By ELSPETH SANDYS
Ever since reading Ursula Hegi's magnificent novel, Stones from the River, I have been wanting to read more of her work. Stones from the River, a tour de force of storytelling covering more than half the 20th century, followed the fortunes of a remote German village and a father and his dwarf daughter.
It explored territory familiar to readers of Gunter Grass - the aftermath of two devastating wars, but particularly World War II. Since its publication other writers have investigated the same moral universe, most recently Bernard Schlink and Rachel Seiffert. But none has done it better than Ursula Hegi.
Hotel of the Saints, a collection of 11 thematically linked but otherwise disparate stories, returns only briefly to the theme of German guilt and responsibility, but the same concerns as were present in Stones from the River return, in different form, in these haunting tales of people living on the edge.
The search for understanding, the need to forgive, the grace that comes through reconciliation are the themes that bind the collection and give it its particular resonance. "I want to know what happens to people when they no longer have whatever it was that once used to sustain them," Libby asks her sister in the final story, Lower Crossing. The answer doesn't come till the penultimate page.

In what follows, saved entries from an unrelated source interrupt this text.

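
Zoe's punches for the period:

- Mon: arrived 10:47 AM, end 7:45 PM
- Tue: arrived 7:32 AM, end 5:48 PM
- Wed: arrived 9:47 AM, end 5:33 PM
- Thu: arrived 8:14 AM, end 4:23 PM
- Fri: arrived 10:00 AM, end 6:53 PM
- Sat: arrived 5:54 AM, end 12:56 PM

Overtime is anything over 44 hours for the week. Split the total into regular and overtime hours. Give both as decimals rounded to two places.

Mon: 10:47 AM–7:45 PM = 8 h 58 min
Tue: 7:32 AM–5:48 PM = 10 h 16 min
Wed: 9:47 AM–5:33 PM = 7 h 46 min
Thu: 8:14 AM–4:23 PM = 8 h 9 min
Fri: 10:00 AM–6:53 PM = 8 h 53 min
Sat: 5:54 AM–12:56 PM = 7 h 2 min
Total worked: 51 h 4 min = 51.07 h.
Threshold 44 h → overtime 7 h 4 min, regular 44 h 0 min.

Regular 44.00 hours, overtime 7.07 hours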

"I can believe what I already know in my gut," Libby answers herself, "that what nurtures us will also sustain us at times of pain."
It is for insights like this and the comfort they bring that I so enjoy reading Ursula Hegi.
Hegi lives with her family in New York State, but her background is German. Experience of different cultures, and the misunderstandings that arise in cross-cultural encounters, informs all Hegi's work, nowhere more so than in these stories, set in the United States, Italy and Germany.
The "Amerikaner", we are told in the story titled A Town Like Ours, set in Germany in the 1950s, don't want to understand that we suffered too.
In Moonwalkers, an elderly Austrian emigrant to the US urges his son not to make a coward's choice. What this means, other than a father's need to instill physical courage in his son, is left vague.
But, as with most of Hegi's stories, this one ends on a note of forgiveness and reconciliation.
Wonderful characters stalk the pages: Francine, who discovers through country and western music a way to live with her loneliness; the mother forced to confront the difference between love and need for her daughter; the elderly man who has a heart replacement and becomes obsessed with the story of his young female donor; the woman who finds happiness with a violent ex-criminal; the widow who loses her fear of life after the death of her over-protective husband; the elderly woman with cancer who, out of concern for her children, finds a way to commit suicide that looks like an accident.
So great is Hegi's gift for empathy I identified with all her characters, celebrating their eccentricities, urging them on in their quest for understanding and acceptance of life's illogicality. A stunning collection, with the added joy of being generously bound, and printed on paper of the highest quality.
Simon and Schuster
$49.95
* Elspeth Sandys' most recent novel is A Passing Guest.